またミドルウェアでも、例えばはてなはずっとMySQLを軸にやっていますが、2~3年前にKVSの波がきた。
こうした状況に際して、何を選択してどこを技術的に突っ込んでいくのか。トレンドをキャッチアップするのはもちろんですが、それが一過性のものなのか、先々に向けてチョイスすべきものなのかをキチンと見極めて方向付けしていくことが、CTOとしての重要な役割だと思います。
それがサービスの方向付けになるだけでなく、エンジニア1人ひとりのキャリアパスにも直結していきます。先ほど言った「エンジニアのポートフォリオを組む」というのはそういう意味合いです。
― 開発の方向性を決めることが、キャリアの方向付けにもなると。言われてみれば確かにそうですね。その“ポートフォリオを組む”というのは、すべてCTOである田中さんが行なうんですか?
新しくサービスをつくるにあたり、エンジニアが好き勝手に言語やミドルウェアを選ぶ会社もあれば、きっちり決められた形でやる会社もあると思います。
はてなの場合は、言語と基本的なミドルウェアは決めて、アーキテクチャとかフレームワークとかは適宜新しくしていきましょうという、いわば中間的なスタイルですね。サービス数が多いこともあり、ある程度の裁量は各サービスチームが持っています。

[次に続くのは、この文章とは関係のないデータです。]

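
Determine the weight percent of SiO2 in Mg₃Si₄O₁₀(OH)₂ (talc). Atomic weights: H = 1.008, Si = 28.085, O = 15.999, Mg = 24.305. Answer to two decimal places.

Molar mass of Mg₃Si₄O₁₀(OH)₂ = 3×24.305 + 4×28.085 + 12×15.999 + 2×1.008 = 379.259 g/mol.
Each formula unit contains 4 Si, equivalent to 4/1 = 4.0000 mol SiO2.
M(SiO2) = 1×28.085 + 2×15.999 = 60.083 g/mol.
Mass of SiO2 per formula unit = 4.0000 × 60.083 = 240.332 g.
SiO2 wt% = 240.332 / 379.259 × 100 = 63.37%.

63.37 wt%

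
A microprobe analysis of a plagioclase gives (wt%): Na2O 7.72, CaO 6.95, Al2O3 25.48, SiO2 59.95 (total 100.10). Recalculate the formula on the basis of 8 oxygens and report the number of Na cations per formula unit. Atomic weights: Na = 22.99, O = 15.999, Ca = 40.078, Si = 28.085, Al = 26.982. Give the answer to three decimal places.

7.72 wt% Na2O ÷ 61.979 g/mol = 0.12456 mol, giving 0.24912 Na and 0.12456 O.
6.95 wt% CaO ÷ 56.077 g/mol = 0.12394 mol, giving 0.12394 Ca and 0.12394 O.
25.48 wt% Al2O3 ÷ 101.961 g/mol = 0.24990 mol, giving 0.49980 Al and 0.74970 O.
59.95 wt% SiO2 ÷ 60.083 g/mol = 0.99779 mol, giving 0.99779 Si and 1.99558 O.
Oxygen sums to 2.99378; scaling by 8/2.99378 = 2.67221 puts the formula on 8 O.
Na: 0.24912 × 2.67221 = 0.666 atoms per formula unit.

0.666 Na apfu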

私としてはその中で、たとえばサービスをつくるためのコンポーネントをどれくらい密結合にするか疎結合にするかといったアーキテクチャの方針を、ガッチリとではなく「こっちのほうがいいよね」という感じで方向付けしていく役割ですね。
スマホアプリの波がきた当時には、ネイティブアプリとHTML5アプリとの論争もありましたけれども、そういったものも、流行とか短期的な面白さだけで判断せず、ちゃんと皆で議論して決めています。
また、はてなもある程度は大きな組織になってきたとはいえ、エンジニアリソースがそこまで潤沢というわけではないので、取捨選択することで無駄を省きたい、という狙いもあります。
― 複数のサービスチームがあるということは、エンジニアのキャリアやポテンシャルを伸ばすために意図的に配置転換するといったこともなさるんですか?
ええ、そういったこともあります。この人にはスマホもやってほしいなと思えば、そういうチームに配属したりもするし、もう少しアルゴリズムとか機械学習とか、サーバーサイドの深い技術を身につけてほしいと思えば、そういうチームに行ってもらったりもします。各サービスチームのディレクターやプロデューサーたちと相談しながら、「こういう期待を込めているのでこの人を預けます」とかやってますね。
― 多くのサービスを開発し続ける、はてな ならではと感じます。そうしたCTOの役割は、最初から明示的に存在していたのでしょうか。それとも、はてなの成長に合せて徐々に変化してきた?
私の前任の伊藤直也がCTOだった頃は、CTOがサービスの顔となって技術を引っ張っていく、という傾向が強かったと思います。
ただ彼の得意なことと私の得意なことが違っていること、また、組織規模の変化もあって、CTOの役割も自然と変わってきた感じですね。
東京に出てきた当初はエンジニアは全部で6~7人くらいで、そのときはやっぱり、技術的に先頭を走って引っ張っていくやり方がフィットしたんだと思うんです。
今はエンジニアだけで30名ぐらいになり、サービス数も増え、あらゆる分野でCTOがトップを走るのは困難になってきた。それよりも、各分野を掘り下げていくのは現場の若手に頑張ってもらって、CTOは全体を取りまとめたり方向付けをしたりと、足りないところを補完するような形にシフトしていっています。その中で、ポートフォリオというものも意識するようになってきたと。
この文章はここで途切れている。